The financial threat is simple to understand: anywhere outside of the US (including, despite the variance in calling rates, Canada), data costs $.02 a kilobyte. It is possible to buy an international data package from AT&T, and the woman to whom I spoke pitched it to me, for $24.99 a month, which gives you 20mb to use. Overages are, depending on country, between two cents and a half cent a kilobyte. So clearly avoiding these charges is something an international traveler should find important.
AT&T will turn off your EDGE if you call them (at 611) and ask them to. Presumably one should do this while boarding an international flight, since the airport pre-flight is the perfect place to use EDGE like a maniac. Then, one must call again upon return to the US to get the EDGE service reactivated. This clumsy procedure is the *only* way to travel internationally with your iPhone where one can both avoid ludicrous data charges and still call the device an actual "phone," should there be people trying to make contact in an emergency.

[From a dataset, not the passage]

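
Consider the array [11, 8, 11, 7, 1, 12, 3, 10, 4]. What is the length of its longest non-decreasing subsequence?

Let dp[i] be the longest non-decreasing subsequence ending at position i. Then dp = [1, 1, 2, 1, 1, 3, 2, 3, 3].
The maximum is 3; one witness is 11, 11, 12 at positions 1,3,6.

3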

I asked the staffs at AT&T and Apple if an EDGE connection is established just in waking up the phone. Apple refused to answer, saying that "all billing" issues have to do with AT&T, ignoring the fact that I was asking a technical question. AT&T also did not answer straight, saying that EDGE is "always on," but that that's not a problem, since I have "unlimited data." Of course, when I reminded the woman that this was about international roaming, she just added that, yes, it would cost abroad, without answering, again, what the threshold of iPhone activity is before it makes EDGE connections and starts the two-cent-per meter.
For a long time, I had suspected that EDGE is "always on"--when I wake up my iPhone near cheap speakers, I often immediately hear the distinctive static that is cellular information floating in the ether, without even making a call or anything. And that seems to be the default that I will now assume. So until someone with more technical expertise can figure out what, precisely, one can do on an iPhone without either turning it to Airplane Mode or using the EDGE network, I will have to call AT&T to disable the service every time I fly abroad.
Incidentally, a lot of this information is contained, though in far more chaotic form, on the Apple forum about the iPhone.